Когда вынесли разобранную переборку, Михаил Лукич не узнал своей избы. Большая стала и нескладная. Все четыре угла — гостиный, столовый, спальный и стряпной — стали одним широким местом, а печь, стол, кровать, комод теперь выпирали наружу и стояли угрюмо, как выставленные напоказ сироты. Зато три этих фонаря, прикрытые спереди марлей, стояли среди избы нездешние, как апостолы. Один из них уже светился сквозь марлю голубоватым разящим светом, и вся передняя стена в избе поголубела от него и, кажется, даже выгнулась вперед. Чужая стала изба, и Михаилу Лукичу сделалось боязно, что и все остальное теперь изменится, примет новый цвет, и он потеряется в нем без привычки и только смажет глину.
Старика нужно было приучить к свету, и Денис потихоньку попросил Валентина, чтобы тот включал «юпитеры» постепенно и не давал пока полного накала.
Они занимались каждый своим делом — оператор и ассистент готовили камеру, Михаил Лукич снаряжал рабочее место. Поставил круг в уголок, плеснул в горшок воды, чтобы поотмякла полизеня, положил под руку подсечку и деревянное чертильце. Дела эти — давно обязательные для него — раньше были незаметными, а теперь он их тянул, чтобы как-то собраться с духом к главному делу, и каждое из них тоже стало вдруг важным.

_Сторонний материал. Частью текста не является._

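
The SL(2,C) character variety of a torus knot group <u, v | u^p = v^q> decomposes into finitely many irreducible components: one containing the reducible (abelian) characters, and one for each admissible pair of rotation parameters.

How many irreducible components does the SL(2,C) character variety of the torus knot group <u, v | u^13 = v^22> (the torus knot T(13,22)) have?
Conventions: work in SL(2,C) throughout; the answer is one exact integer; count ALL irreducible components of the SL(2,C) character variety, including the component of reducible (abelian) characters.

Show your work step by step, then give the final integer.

127

For T(13,22): irreducibility forces the central element u^13 = v^22 to one of +I, -I.
This locks tr(u) to 2*cos(pi*alpha/13), alpha in 1..12, and tr(v) to 2*cos(pi*beta/22), beta in 1..21, on each component of irreducible characters.
u^13 = (-1)^alpha I and v^22 = (-1)^beta I must agree, so alpha and beta have equal parity.
Enumerate parity-matched pairs: 6*11 odd-odd plus 6*10 even-even gives 126.
That is 126 components of irreducible characters, and with the reducible (abelian) component the total is 127.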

Вот и струна перекрутилась у подсечки. Натянешь — узел даст, чертить им будет, а то и оборвется. Старик аккуратно расправил струну, свернул ее кольцом… Теперь все на месте, тянуть больше нечего. Осталось взять в руки глину и — с богом! — хоть она какая-то чужая под апостольским светом, будто из Кондратьевой ямы. И тяжелая. Велик ли вот комок в руке, а тянет.
Старик коротко выдохнул, будто крякнул перед трудным делом, которое надо решить одним махом, и смял в пальцах комок, стал тискать его, растягивать в стороны, «стирать» на доске. Мял быстро, торопливо, как в далекие годы, когда надо было наготовить глины отцу и успеть отгуляться с девками. И все время ждал, когда застрекочет аппарат с синеватыми, как коровий глаз объективами. И опять боялся этого стрекота и начинал потихоньку дрожать нутряным ознобом, переглатывать пустым горлом. Он не сразу услышал, что мотор камеры уже работает, тащит скрытую от глаз ленту, на которой остаются его руки, по-стариковски слабые, по-мужицки семижильные и по-бабьи спорые. А когда услышал мотор, в горле у него все выдуло, как в продувной трубе, высохло — не переглотнуть больше. А снаружи шея, наоборот, взмокла, пот защипался в тонких морщинах, глина стала вязнуть в руках, тяжелеть… Эдак-то если палить будут светом, глина высохнет, не разомнешь будет. Хоть ее-то прикрыть какой рогожкой.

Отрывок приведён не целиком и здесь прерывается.